Expect a pause for many global central banks
Key central banks are generally expected to pause interest rate movements over the coming months after a surprisingly active 2019 that saw interest-rate cuts in the US, Europe, and many central banks in Asia. "The very relaxed monetary policy around the world, especially in the US and Europe, has left policymakers with very little room for maneuver," says Credit Suisse economist Maxime Botteron in the podcast. However, the central banks and their policies should not be ignored either. The Federal Reserve and the European Central Bank are currently reviewing their strategies.
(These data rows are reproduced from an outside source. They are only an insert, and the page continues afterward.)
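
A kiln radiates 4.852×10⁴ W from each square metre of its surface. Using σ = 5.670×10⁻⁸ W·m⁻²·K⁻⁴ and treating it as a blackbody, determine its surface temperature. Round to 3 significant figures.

T ≈ 962 K

I = σT⁴, so T = (I/σ)^(1/4) = (4.852×10⁴/(5.670×10⁻⁸))^(1/4) = 962 K.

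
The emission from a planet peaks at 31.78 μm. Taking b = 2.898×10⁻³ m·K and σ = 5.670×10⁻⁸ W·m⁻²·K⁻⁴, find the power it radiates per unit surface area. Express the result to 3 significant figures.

I ≈ 3.92 W/m²

Wien's law: T = b/λ_max = 2.898×10⁻³/3.178×10⁻⁵ = 91.1894 K.
Then I = σT⁴ = 5.670×10⁻⁸×(91.1894)⁴ = 3.92 W/m².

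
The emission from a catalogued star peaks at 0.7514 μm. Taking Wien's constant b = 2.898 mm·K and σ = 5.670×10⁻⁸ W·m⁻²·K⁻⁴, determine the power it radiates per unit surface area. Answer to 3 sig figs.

Wien's law: T = b/λ_max = 2.898×10⁻³/7.514×10⁻⁷ = 3856.80 K.
Then I = σT⁴ = 5.670×10⁻⁸×(3856.80)⁴ = 1.25×10⁷ W/m².

I ≈ 1.25×10⁷ W/m²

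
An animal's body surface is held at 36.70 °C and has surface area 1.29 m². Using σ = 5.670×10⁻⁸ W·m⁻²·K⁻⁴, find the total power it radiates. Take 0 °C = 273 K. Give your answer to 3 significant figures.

T = 36.70 °C + 273 = 309.70 K.
Area A = 1.29 m².
P = σAT⁴ = 5.670×10⁻⁸ × 1.29 × (309.70)⁴ = 673 W.

P ≈ 673 W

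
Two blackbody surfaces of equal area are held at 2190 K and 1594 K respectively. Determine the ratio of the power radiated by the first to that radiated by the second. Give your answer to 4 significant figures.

With equal areas, P₁/P₂ = (T₁/T₂)⁴ = (2190/1594)⁴ = 3.563.

P₁/P₂ ≈ 3.563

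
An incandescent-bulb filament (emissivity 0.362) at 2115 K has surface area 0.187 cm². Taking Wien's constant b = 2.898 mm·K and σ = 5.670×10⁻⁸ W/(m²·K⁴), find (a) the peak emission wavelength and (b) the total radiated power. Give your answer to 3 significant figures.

(a) λ_max = b/T = 2.898×10⁻³/2115 = 1.370×10⁻⁶ m = 1.37 μm.
Area A = 0.187 cm² = 1.87×10⁻⁵ m².
(b) P = εσAT⁴ = 0.362×5.670×10⁻⁸×1.87×10⁻⁵×(2115)⁴ = 7.68 W.

λ_max ≈ 1.37 μm; P ≈ 7.68 W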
Meanwhile, a 2019 report from the Swiss National Bank highlights the large, income-generating balance sheets that were built up in the past decade.
Central banks in developed economies are generally expected to pause interest rate movements after a surprisingly active 2019 that saw interest-rate cuts in the US, Europe, and many central banks in Asia.
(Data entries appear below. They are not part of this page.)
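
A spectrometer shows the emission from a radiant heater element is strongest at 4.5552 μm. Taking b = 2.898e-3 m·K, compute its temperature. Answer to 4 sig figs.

T ≈ 636.2 K

Wien's law gives T = b/λ_max = (2.898×10⁻³ m·K)/(4.5552×10⁻⁶ m) = 636.2 K.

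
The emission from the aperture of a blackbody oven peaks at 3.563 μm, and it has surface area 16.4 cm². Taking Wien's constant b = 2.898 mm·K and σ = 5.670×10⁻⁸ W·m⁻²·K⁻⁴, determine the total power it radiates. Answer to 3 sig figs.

Wien's law: T = b/λ_max = 2.898×10⁻³/3.563×10⁻⁶ = 813.360 K.
Area A = 16.4 cm² = 1.64×10⁻³ m².
Then P = σAT⁴ = 5.670×10⁻⁸×1.64×10⁻³×(813.360)⁴ = 40.7 W.

P ≈ 40.7 W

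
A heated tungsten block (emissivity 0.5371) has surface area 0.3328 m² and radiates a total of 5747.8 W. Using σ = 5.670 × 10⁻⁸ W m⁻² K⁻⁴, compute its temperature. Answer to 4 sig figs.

Area A = 0.3328 m².
P = εσAT⁴ ⇒ T = (P/(εσA))^(1/4) = (5747.8/(0.5371×5.670×10⁻⁸×0.3328))^(1/4) = 867.8 K.

T ≈ 867.8 K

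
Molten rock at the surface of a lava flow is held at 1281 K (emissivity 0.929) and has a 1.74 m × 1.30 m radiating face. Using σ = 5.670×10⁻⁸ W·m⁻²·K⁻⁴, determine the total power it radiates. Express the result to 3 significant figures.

Area A = 1.74 × 1.30 = 2.262 m².
P = εσAT⁴ = 0.929 × 5.670×10⁻⁸ × 2.262 × (1281)⁴ = 3.21×10⁵ W.

P ≈ 3.21×10⁵ W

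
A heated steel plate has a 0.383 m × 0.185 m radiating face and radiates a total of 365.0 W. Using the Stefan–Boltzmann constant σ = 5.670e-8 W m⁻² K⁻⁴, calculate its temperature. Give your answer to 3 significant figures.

T ≈ 549 K

Area A = 0.383 × 0.185 = 0.070855 m².
P = σAT⁴ ⇒ T = (P/(σA))^(1/4) = (365.0/(5.670×10⁻⁸×0.070855))^(1/4) = 549 K.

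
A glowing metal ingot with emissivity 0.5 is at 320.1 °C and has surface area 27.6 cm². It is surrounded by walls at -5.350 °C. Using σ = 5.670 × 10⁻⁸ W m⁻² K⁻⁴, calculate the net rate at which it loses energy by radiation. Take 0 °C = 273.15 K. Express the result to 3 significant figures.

T = 320.1 °C + 273.15 = 593.25 K.
Surroundings: T = -5.350 °C + 273.15 = 267.800 K.
Area A = 27.6 cm² = 2.76×10⁻³ m².
Net radiated power P_net = εσA(T⁴ − T₀⁴) = 0.5×5.670×10⁻⁸×2.76×10⁻³×(593.25⁴ − 267.800⁴).
T⁴ − T₀⁴ = 1.23866×10¹¹ − 5.14331×10⁹ = 1.18723×10¹¹ K⁴, so P_net = 9.29 W.

Net loss ≈ 9.29 W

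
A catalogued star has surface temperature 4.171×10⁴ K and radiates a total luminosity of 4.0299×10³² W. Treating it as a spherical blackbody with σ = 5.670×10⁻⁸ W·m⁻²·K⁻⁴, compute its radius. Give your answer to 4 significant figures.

L = 4πR²σT⁴ ⇒ R = √(L/(4πσT⁴)).
σT⁴ = 1.71610×10¹¹ W/m², so R = √(4.0299×10³²/(4π×1.71610×10¹¹)) = 1.367×10¹⁰ m.

R ≈ 1.367×10¹⁰ m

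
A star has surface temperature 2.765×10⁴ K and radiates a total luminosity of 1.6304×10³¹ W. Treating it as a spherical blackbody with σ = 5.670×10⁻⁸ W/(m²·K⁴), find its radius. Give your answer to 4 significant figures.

R ≈ 6.257×10⁹ m

L = 4πR²σT⁴ ⇒ R = √(L/(4πσT⁴)).
σT⁴ = 3.31408×10¹⁰ W/m², so R = √(1.6304×10³¹/(4π×3.31408×10¹⁰)) = 6.257×10⁹ m.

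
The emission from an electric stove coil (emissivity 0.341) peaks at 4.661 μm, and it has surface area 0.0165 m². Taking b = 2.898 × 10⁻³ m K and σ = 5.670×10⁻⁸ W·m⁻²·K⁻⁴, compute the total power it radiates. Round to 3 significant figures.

P ≈ 47.7 W

Wien's law: T = b/λ_max = 2.898×10⁻³/4.661×10⁻⁶ = 621.755 K.
Area A = 0.0165 m².
Then P = εσAT⁴ = 0.341×5.670×10⁻⁸×0.0165×(621.755)⁴ = 47.7 W.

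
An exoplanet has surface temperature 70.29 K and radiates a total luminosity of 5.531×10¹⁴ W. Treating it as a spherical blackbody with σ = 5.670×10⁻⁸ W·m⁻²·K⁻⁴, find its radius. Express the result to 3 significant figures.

L = 4πR²σT⁴ ⇒ R = √(L/(4πσT⁴)).
σT⁴ = 1.38407 W/m², so R = √(5.531×10¹⁴/(4π×1.38407)) = 5.64×10⁶ m.

R ≈ 5.64×10⁶ m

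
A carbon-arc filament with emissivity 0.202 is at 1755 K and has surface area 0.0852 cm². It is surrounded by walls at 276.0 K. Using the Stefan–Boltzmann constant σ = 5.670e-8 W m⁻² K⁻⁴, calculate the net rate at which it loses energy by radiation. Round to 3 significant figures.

Area A = 0.0852 cm² = 8.52×10⁻⁶ m².
Net radiated power P_net = εσA(T⁴ − T₀⁴) = 0.202×5.670×10⁻⁸×8.52×10⁻⁶×(1755⁴ − 276.0⁴).
T⁴ − T₀⁴ = 9.48655×10¹² − 5.80278×10⁹ = 9.48075×10¹² K⁴, so P_net = 0.925 W.

Net loss ≈ 0.925 W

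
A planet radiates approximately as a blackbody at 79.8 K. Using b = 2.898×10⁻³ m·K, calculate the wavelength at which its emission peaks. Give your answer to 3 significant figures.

λ_max ≈ 36.3 μm

Wien's displacement law: λ_max = b/T = (2.898×10⁻³ m·K)/(79.8 K) = 3.632×10⁻⁵ m.
That is 36.3 μm, in the infrared range.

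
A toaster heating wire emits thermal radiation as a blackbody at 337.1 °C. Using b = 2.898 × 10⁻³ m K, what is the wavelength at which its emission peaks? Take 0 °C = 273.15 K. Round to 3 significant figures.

T = 337.1 °C + 273.15 = 610.25 K.
Wien's displacement law: λ_max = b/T = (2.898×10⁻³ m·K)/(610.25 K) = 4.749×10⁻⁶ m.
That is 4.75 μm, in the infrared range.

λ_max ≈ 4.75 μm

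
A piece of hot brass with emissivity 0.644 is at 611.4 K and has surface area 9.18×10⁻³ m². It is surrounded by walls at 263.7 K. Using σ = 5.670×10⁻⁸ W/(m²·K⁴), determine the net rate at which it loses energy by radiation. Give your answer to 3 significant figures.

Net loss ≈ 45.2 W

Area A = 9.18×10⁻³ m².
Net radiated power P_net = εσA(T⁴ − T₀⁴) = 0.644×5.670×10⁻⁸×9.18×10⁻³×(611.4⁴ − 263.7⁴).
T⁴ − T₀⁴ = 1.39734×10¹¹ − 4.83549×10⁹ = 1.34899×10¹¹ K⁴, so P_net = 45.2 W.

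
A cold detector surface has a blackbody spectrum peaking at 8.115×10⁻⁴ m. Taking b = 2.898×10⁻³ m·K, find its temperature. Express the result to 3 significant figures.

T ≈ 3.57 K

Wien's law gives T = b/λ_max = (2.898×10⁻³ m·K)/(8.115×10⁻⁴ m) = 3.57 K.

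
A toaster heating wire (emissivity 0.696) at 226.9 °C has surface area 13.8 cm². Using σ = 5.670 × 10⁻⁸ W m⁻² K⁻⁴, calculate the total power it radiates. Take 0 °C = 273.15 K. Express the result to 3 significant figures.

T = 226.9 °C + 273.15 = 500.05 K.
Area A = 13.8 cm² = 1.38×10⁻³ m².
P = εσAT⁴ = 0.696 × 5.670×10⁻⁸ × 1.38×10⁻³ × (500.05)⁴ = 3.41 W.

P ≈ 3.41 W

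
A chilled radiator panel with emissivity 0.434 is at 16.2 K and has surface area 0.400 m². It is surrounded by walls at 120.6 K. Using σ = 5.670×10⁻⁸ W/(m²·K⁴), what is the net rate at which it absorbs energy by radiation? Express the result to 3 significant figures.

Net gain ≈ 2.08 W

Area A = 0.400 m².
Net radiated power P_net = εσA(T⁴ − T₀⁴) = 0.434×5.670×10⁻⁸×0.400×(16.2⁴ − 120.6⁴).
T⁴ − T₀⁴ = 68874.8 − 2.11538×10⁸ = -2.11469×10⁸ K⁴, so P_net = -2.08 W — negative, meaning a net gain of 2.08 W.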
In the latest Credit Suisse podcast, hosted by senior advisor Brian Blackstone, Credit Suisse economist Maxime Botteron says the European Central Bank and Federal Reserve will likely focus on broader policy reviews.
"We don't expect any changes in policy rates from the major central banks in the US, Europe, Japan, or Switzerland," says Botteron. A trio of interest-rate cuts last year left US policy rates low (but still positive) at the end of 2019. Rates in much of Europe and Japan are negative.
"We are in an environment where monetary policy is already very loose, thus limiting room for maneuver with regard to policy rates"
Still, this doesn't mean central banks can be ignored. China's central bank eased its monetary policy at the start of January. And the Swiss National Bank recently reported a profit of CHF 49 billion in 2019 – equal to approximately 7% of Switzerland's entire gross domestic product.
The Swiss report reflects one byproduct of the emergency measures taken by central banks in the past decade to shore up their economies: large balance sheets that generate income for central banks.
What sets Switzerland apart is the volatility of its earnings, because most of its balance sheet – worth over CHF 800 billion – is held in foreign stocks and bonds in order to weaken the Swiss franc.
For this reason, the SNB caps the amount of money it distributes to the federal government and cantons at roughly CHF 2 billion.
"If we think a bit longer term, I think there is potential for a larger distribution," says Botteron.